What are you doing?<p>Handing out treats&#x2F;tricks?  Going Trick-or-Treating?  Helping at a haunted house?  Sitting alone in the dark programming?
======
kellishaver
We took the kid out trick or treating and stopped for dinner on the way home.
Then I again consoled said kid over the recent loss of her fish, when she came
home to an empty tank and got sad (she was rather attached to that fish, "He
was such a good listener."). Now I'm killing time waiting for a friend to get
online so we can discuss some work stuff before going to bed.

------
dbond
Programming in the dark, eating all the chocolate. Our street has no lights so
we never get trick or treaters :(

------
a3n
Watching no one come to my well lit, pumpkin marked and candy laden apartment,
and listening to my Screamin' Jay Hawkins channel on Pandora.

------
NamTaf
I spent last night (which was the 31st here) doing my tax return and
completing some homework for an edX course (Delft's solar energy one).
Australia doesn't really do halloween in any significant sense, though there's
a few people I know going to parties tonight (Friday night) but they're really
just excuses to get dressed up and drunk.

------
FurrBall
I was part of a haunted house. Kids went through the backyard and garage. With
really good candy at the end (snickers bars, kit kat, etc)
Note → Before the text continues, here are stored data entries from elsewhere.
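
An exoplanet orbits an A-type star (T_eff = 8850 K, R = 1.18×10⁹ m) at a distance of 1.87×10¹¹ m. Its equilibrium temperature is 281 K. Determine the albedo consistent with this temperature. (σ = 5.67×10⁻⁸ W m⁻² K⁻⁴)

L = 4πR_⋆²σT_⋆⁴ = 4π(1.18×10⁹)² × 5.67×10⁻⁸ × (8850)⁴ = 6.09×10²⁷ W.
S = L/(4πd²) = 1.38×10⁴ W m⁻².
From T_eq⁴ = S(1−A)/(4σ): 1−A = 4σT_eq⁴/S.
1−A = 4 × 5.67×10⁻⁸ × (281)⁴ / 1.38×10⁴ = 0.102.

A ≈ 0.90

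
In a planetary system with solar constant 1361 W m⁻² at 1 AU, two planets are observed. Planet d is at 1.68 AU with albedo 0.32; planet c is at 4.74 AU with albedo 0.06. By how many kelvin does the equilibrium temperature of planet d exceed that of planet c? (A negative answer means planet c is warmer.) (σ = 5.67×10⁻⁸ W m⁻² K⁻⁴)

ΔT ≈ 69.1 K

T_eq = [S₀(1−A)/(4σd²)]^(1/4), so T ∝ (1−A)^(1/4) / √d.
T₁ = [1361×0.68/(4×5.67×10⁻⁸×1.68²)]^(1/4) = 195.00 K.
T₂ = [1361×0.94/(4×5.67×10⁻⁸×4.74²)]^(1/4) = 125.88 K.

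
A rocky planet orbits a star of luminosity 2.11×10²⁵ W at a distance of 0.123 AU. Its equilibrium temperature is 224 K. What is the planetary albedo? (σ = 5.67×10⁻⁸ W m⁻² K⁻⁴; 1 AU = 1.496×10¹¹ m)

A ≈ 0.88

d = 0.123 AU = 1.84×10¹⁰ m.
Flux: S = L/(4πd²) = 2.11×10²⁵/(4π×(1.84×10¹⁰)²) = 4960 W m⁻².
From T_eq⁴ = S(1−A)/(4σ): 1−A = 4σT_eq⁴/S.
1−A = 4 × 5.67×10⁻⁸ × (224)⁴ / 4960 = 0.115.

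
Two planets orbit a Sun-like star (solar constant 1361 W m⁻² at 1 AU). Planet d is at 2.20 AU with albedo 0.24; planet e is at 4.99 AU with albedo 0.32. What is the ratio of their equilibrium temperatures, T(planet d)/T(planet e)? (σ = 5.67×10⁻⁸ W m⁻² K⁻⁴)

T₁/T₂ ≈ 1.549

T_eq = [S₀(1−A)/(4σd²)]^(1/4), so T ∝ (1−A)^(1/4) / √d.
T₁ = [1361×0.76/(4×5.67×10⁻⁸×2.20²)]^(1/4) = 175.20 K.
T₂ = [1361×0.68/(4×5.67×10⁻⁸×4.99²)]^(1/4) = 113.14 K.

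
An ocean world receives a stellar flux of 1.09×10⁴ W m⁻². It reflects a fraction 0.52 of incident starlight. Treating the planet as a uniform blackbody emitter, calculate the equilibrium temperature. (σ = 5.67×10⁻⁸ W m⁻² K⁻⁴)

Energy balance: absorbed = emitted ⇒ πR²·S(1−A) = 4πR²·σT_eq⁴, so T_eq⁴ = S(1−A)/(4σ).
T_eq = [1.09×10⁴ × 0.48 / (4 × 5.67×10⁻⁸)]^(1/4) = (2.31×10¹⁰)^(1/4) = 390 K.

T_eq ≈ 390 K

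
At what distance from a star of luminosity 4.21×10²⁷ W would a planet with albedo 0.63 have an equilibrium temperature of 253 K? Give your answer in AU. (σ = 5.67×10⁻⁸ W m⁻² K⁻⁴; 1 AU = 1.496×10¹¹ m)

d ≈ 2.44 AU

From T_eq⁴ = L(1−A)/(16πσd²): d = √[L(1−A)/(16πσT_eq⁴)].
d = √[4.21×10²⁷ × 0.37 / (16π × 5.67×10⁻⁸ × (253)⁴)] = 3.65×10¹¹ m = 2.44 AU.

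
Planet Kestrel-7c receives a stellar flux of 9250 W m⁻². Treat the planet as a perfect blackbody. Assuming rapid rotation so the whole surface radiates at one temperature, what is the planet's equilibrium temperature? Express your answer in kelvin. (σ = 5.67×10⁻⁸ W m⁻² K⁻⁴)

T_eq ≈ 449 K

Energy balance: absorbed = emitted ⇒ πR²·S(1−A) = 4πR²·σT_eq⁴, so T_eq⁴ = S(1−A)/(4σ).
T_eq = [9250 × 1.00 / (4 × 5.67×10⁻⁸)]^(1/4) = (4.08×10¹⁰)^(1/4) = 449 K.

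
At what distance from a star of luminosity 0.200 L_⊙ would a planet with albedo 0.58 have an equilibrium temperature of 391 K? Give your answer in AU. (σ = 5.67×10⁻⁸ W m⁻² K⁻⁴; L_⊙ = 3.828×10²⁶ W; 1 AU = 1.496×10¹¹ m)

d ≈ 0.147 AU

L = 0.200 × 3.828×10²⁶ = 7.66×10²⁵ W.
From T_eq⁴ = L(1−A)/(16πσd²): d = √[L(1−A)/(16πσT_eq⁴)].
d = √[7.66×10²⁵ × 0.42 / (16π × 5.67×10⁻⁸ × (391)⁴)] = 2.20×10¹⁰ m = 0.147 AU.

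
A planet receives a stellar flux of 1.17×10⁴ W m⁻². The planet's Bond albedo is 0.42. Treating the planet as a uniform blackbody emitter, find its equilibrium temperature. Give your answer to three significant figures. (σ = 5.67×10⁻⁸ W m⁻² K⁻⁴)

T_eq ≈ 416 K

Energy balance: absorbed = emitted ⇒ πR²·S(1−A) = 4πR²·σT_eq⁴, so T_eq⁴ = S(1−A)/(4σ).
T_eq = [1.17×10⁴ × 0.58 / (4 × 5.67×10⁻⁸)]^(1/4) = (2.99×10¹⁰)^(1/4) = 416 K.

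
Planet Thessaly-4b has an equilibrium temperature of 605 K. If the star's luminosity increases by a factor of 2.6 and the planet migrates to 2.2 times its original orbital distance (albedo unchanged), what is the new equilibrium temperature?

T_eq ≈ 518 K

T_eq ∝ L^(1/4) · d^(−1/2).
T′ = 605 × 2.6^(1/4) / 2.2^(1/2) = 518 K.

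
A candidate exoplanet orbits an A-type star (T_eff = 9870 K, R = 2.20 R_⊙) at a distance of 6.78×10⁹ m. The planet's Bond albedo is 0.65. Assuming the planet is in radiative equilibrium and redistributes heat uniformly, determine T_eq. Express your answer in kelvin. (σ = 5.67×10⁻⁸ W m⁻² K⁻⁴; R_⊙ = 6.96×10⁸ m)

T_eq ≈ 2550 K

R_⋆ = 2.20 × 6.96×10⁸ = 1.53×10⁹ m.
L = 4πR_⋆²σT_⋆⁴ = 4π(1.53×10⁹)² × 5.67×10⁻⁸ × (9870)⁴ = 1.59×10²⁸ W.
S = L/(4πd²) = 2.74×10⁷ W m⁻².
Energy balance: absorbed = emitted ⇒ πR²·S(1−A) = 4πR²·σT_eq⁴, so T_eq⁴ = S(1−A)/(4σ).
T_eq = [2.74×10⁷ × 0.35 / (4 × 5.67×10⁻⁸)]^(1/4) = (4.24×10¹³)^(1/4) = 2550 K.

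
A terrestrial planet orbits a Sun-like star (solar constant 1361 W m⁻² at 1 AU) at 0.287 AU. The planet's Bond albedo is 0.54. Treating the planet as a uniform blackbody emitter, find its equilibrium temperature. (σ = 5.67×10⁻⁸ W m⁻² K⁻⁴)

Flux at 0.287 AU: S = 1361/0.287² = 1.65×10⁴ W m⁻².
Energy balance: absorbed = emitted ⇒ πR²·S(1−A) = 4πR²·σT_eq⁴, so T_eq⁴ = S(1−A)/(4σ).
T_eq = [1.65×10⁴ × 0.46 / (4 × 5.67×10⁻⁸)]^(1/4) = (3.35×10¹⁰)^(1/4) = 428 K.

T_eq ≈ 428 K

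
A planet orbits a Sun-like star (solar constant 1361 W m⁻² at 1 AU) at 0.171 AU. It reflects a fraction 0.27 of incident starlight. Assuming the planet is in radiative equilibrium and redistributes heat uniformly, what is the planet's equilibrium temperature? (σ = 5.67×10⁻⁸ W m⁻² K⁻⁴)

T_eq ≈ 622 K

Flux at 0.171 AU: S = 1361/0.171² = 4.65×10⁴ W m⁻².
Energy balance: absorbed = emitted ⇒ πR²·S(1−A) = 4πR²·σT_eq⁴, so T_eq⁴ = S(1−A)/(4σ).
T_eq = [4.65×10⁴ × 0.73 / (4 × 5.67×10⁻⁸)]^(1/4) = (1.50×10¹¹)^(1/4) = 622 K.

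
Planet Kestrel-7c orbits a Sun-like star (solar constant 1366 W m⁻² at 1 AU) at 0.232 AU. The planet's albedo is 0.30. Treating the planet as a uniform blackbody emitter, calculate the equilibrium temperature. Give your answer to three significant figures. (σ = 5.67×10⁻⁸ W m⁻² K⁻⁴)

T_eq ≈ 529 K

Flux at 0.232 AU: S = 1366/0.232² = 2.54×10⁴ W m⁻².
Energy balance: absorbed = emitted ⇒ πR²·S(1−A) = 4πR²·σT_eq⁴, so T_eq⁴ = S(1−A)/(4σ).
T_eq = [2.54×10⁴ × 0.70 / (4 × 5.67×10⁻⁸)]^(1/4) = (7.83×10¹⁰)^(1/4) = 529 K.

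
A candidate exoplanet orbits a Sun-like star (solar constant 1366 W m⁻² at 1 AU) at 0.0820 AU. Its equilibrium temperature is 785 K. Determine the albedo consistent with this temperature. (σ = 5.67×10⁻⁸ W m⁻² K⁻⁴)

A ≈ 0.58

Flux at 0.0820 AU: S = 1366/0.0820² = 2.03×10⁵ W m⁻².
From T_eq⁴ = S(1−A)/(4σ): 1−A = 4σT_eq⁴/S.
1−A = 4 × 5.67×10⁻⁸ × (785)⁴ / 2.03×10⁵ = 0.424.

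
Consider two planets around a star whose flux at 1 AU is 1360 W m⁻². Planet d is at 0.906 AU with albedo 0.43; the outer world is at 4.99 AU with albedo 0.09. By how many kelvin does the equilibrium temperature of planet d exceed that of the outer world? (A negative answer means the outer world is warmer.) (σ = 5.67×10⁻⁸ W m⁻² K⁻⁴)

ΔT ≈ 132.4 K

T_eq = [S₀(1−A)/(4σd²)]^(1/4), so T ∝ (1−A)^(1/4) / √d.
T₁ = [1360×0.57/(4×5.67×10⁻⁸×0.906²)]^(1/4) = 254.03 K.
T₂ = [1360×0.91/(4×5.67×10⁻⁸×4.99²)]^(1/4) = 121.67 K.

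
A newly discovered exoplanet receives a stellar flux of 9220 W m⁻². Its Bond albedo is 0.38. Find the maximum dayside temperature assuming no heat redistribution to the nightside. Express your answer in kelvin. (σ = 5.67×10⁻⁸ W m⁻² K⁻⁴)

With no redistribution each surface element balances locally: S(1−A) = σT⁴.
T = [9220 × 0.62 / 5.67×10⁻⁸]^(1/4) = (1.01×10¹¹)^(1/4) = 563 K.

T_ss ≈ 563 K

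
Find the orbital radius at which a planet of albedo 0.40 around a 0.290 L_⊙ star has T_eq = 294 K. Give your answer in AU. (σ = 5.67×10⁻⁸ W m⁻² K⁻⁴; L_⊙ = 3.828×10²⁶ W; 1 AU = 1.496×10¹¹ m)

d ≈ 0.374 AU

L = 0.290 × 3.828×10²⁶ = 1.11×10²⁶ W.
From T_eq⁴ = L(1−A)/(16πσd²): d = √[L(1−A)/(16πσT_eq⁴)].
d = √[1.11×10²⁶ × 0.60 / (16π × 5.67×10⁻⁸ × (294)⁴)] = 5.59×10¹⁰ m = 0.374 AU.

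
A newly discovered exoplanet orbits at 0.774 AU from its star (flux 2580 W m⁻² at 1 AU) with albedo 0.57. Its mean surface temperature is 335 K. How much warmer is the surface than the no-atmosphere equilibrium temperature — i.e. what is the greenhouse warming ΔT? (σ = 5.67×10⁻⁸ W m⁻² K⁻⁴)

ΔT ≈ 34.4 K

S = 2580/0.774² = 4307 W m⁻².
T_eq = [S(1−A)/(4σ)]^(1/4) = [4307×0.43/(4×5.67×10⁻⁸)]^(1/4) = 300.6 K.
ΔT = T_surf − T_eq = 335 − 300.6.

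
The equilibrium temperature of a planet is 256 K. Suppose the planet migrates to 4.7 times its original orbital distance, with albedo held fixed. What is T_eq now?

T_eq ≈ 118 K

T_eq ∝ L^(1/4) · d^(−1/2).
T′ = 256 / 4.7^(1/2) = 118 K.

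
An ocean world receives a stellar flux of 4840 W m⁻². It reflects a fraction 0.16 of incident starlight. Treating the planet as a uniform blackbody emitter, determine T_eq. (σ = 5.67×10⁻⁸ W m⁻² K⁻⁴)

Energy balance: absorbed = emitted ⇒ πR²·S(1−A) = 4πR²·σT_eq⁴, so T_eq⁴ = S(1−A)/(4σ).
T_eq = [4840 × 0.84 / (4 × 5.67×10⁻⁸)]^(1/4) = (1.79×10¹⁰)^(1/4) = 366 K.

T_eq ≈ 366 K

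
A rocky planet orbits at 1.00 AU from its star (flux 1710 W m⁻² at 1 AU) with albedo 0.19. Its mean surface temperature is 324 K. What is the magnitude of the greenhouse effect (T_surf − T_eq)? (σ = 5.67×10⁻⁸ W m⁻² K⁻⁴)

ΔT ≈ 44.4 K

S = 1710/1.00² = 1710 W m⁻².
T_eq = [S(1−A)/(4σ)]^(1/4) = [1710×0.81/(4×5.67×10⁻⁸)]^(1/4) = 279.6 K.
ΔT = T_surf − T_eq = 324 − 279.6.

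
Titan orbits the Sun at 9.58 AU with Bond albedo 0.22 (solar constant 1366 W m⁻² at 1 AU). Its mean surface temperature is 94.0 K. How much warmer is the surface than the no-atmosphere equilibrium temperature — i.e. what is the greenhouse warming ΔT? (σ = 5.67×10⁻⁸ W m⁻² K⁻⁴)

ΔT ≈ 9.4 K

S = 1366/9.58² = 14.88 W m⁻².
T_eq = [S(1−A)/(4σ)]^(1/4) = [14.88×0.78/(4×5.67×10⁻⁸)]^(1/4) = 84.6 K.
ΔT = T_surf − T_eq = 94 − 84.6.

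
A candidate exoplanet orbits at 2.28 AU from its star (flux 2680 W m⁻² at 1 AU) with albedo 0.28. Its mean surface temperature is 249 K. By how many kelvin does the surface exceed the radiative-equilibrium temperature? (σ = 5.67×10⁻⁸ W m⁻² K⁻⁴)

ΔT ≈ 47.9 K

S = 2680/2.28² = 515.5 W m⁻².
T_eq = [S(1−A)/(4σ)]^(1/4) = [515.5×0.72/(4×5.67×10⁻⁸)]^(1/4) = 201.1 K.
ΔT = T_surf − T_eq = 249 − 201.1.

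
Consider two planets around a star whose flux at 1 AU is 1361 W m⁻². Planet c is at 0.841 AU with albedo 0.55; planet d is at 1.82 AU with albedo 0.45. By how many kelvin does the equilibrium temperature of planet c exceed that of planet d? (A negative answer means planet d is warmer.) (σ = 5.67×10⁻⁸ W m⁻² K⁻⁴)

T_eq = [S₀(1−A)/(4σd²)]^(1/4), so T ∝ (1−A)^(1/4) / √d.
T₁ = [1361×0.45/(4×5.67×10⁻⁸×0.841²)]^(1/4) = 248.58 K.
T₂ = [1361×0.55/(4×5.67×10⁻⁸×1.82²)]^(1/4) = 177.67 K.

ΔT ≈ 70.9 K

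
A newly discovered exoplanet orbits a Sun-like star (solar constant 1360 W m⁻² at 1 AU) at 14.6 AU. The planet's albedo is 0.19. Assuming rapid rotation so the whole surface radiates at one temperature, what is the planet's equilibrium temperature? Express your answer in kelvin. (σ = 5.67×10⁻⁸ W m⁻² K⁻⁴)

Flux at 14.6 AU: S = 1360/14.6² = 6.38 W m⁻².
Energy balance: absorbed = emitted ⇒ πR²·S(1−A) = 4πR²·σT_eq⁴, so T_eq⁴ = S(1−A)/(4σ).
T_eq = [6.38 × 0.81 / (4 × 5.67×10⁻⁸)]^(1/4) = (2.28×10⁷)^(1/4) = 69.1 K.

T_eq ≈ 69.1 K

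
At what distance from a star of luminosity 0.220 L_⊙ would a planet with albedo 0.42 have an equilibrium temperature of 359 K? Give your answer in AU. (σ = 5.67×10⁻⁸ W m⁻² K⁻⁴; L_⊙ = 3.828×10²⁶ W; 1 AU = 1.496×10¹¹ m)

L = 0.220 × 3.828×10²⁶ = 8.42×10²⁵ W.
From T_eq⁴ = L(1−A)/(16πσd²): d = √[L(1−A)/(16πσT_eq⁴)].
d = √[8.42×10²⁵ × 0.58 / (16π × 5.67×10⁻⁸ × (359)⁴)] = 3.21×10¹⁰ m = 0.215 AU.

d ≈ 0.215 AU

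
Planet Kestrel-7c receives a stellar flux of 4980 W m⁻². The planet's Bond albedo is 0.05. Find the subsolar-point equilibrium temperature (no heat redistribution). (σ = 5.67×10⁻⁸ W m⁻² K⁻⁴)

T_ss ≈ 537 K

At the subsolar point the surface absorbs S(1−A) and emits σT⁴ per unit area — no factor of 4, since only the local patch is in balance.
T = [4980 × 0.95 / 5.67×10⁻⁸]^(1/4) = (8.34×10¹⁰)^(1/4) = 537 K.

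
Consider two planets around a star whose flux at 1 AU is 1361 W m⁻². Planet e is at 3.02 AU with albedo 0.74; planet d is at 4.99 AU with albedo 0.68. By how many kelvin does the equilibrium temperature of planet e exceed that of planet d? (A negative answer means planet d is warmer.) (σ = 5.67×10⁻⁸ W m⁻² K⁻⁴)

ΔT ≈ 20.7 K

T_eq = [S₀(1−A)/(4σd²)]^(1/4), so T ∝ (1−A)^(1/4) / √d.
T₁ = [1361×0.26/(4×5.67×10⁻⁸×3.02²)]^(1/4) = 114.37 K.
T₂ = [1361×0.32/(4×5.67×10⁻⁸×4.99²)]^(1/4) = 93.71 K.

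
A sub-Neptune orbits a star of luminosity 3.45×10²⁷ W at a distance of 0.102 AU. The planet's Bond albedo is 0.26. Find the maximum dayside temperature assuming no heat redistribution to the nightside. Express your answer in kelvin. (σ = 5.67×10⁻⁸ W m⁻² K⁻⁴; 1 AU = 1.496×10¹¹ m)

T_ss ≈ 1980 K

d = 0.102 AU = 1.53×10¹⁰ m.
Flux: S = L/(4πd²) = 3.45×10²⁷/(4π×(1.53×10¹⁰)²) = 1.18×10⁶ W m⁻².
With no redistribution each surface element balances locally: S(1−A) = σT⁴.
T = [1.18×10⁶ × 0.74 / 5.67×10⁻⁸]^(1/4) = (1.54×10¹³)^(1/4) = 1980 K.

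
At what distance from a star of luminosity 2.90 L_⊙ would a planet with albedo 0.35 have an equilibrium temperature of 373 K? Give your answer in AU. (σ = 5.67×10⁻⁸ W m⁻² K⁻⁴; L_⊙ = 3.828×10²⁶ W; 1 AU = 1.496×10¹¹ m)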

My girlfriend's brother was a clown with a real chainsaw (chain removed). It
is amusing how much clowns scare people.

------
zachlatta
I'm giving myself a much-deserved break and spending time with friends and
family.

------
kennethtilton
Just deployed version 0.2, reading HN, ready to go watch Phins v. Bengals.

------
rayj
Having some cider and sitting in the dark programming. I went for a rather
long walk this evening though. Friday/Saturday night are really when more of
the festivities are.

------
diorray
Finished developing complex things in my project, now it's time to enjoy beer
while watching tv series

------
poissonpie
I spent it answering the door and handing out candy to the kids who came by.

------
marcomassaro
Building my next startup.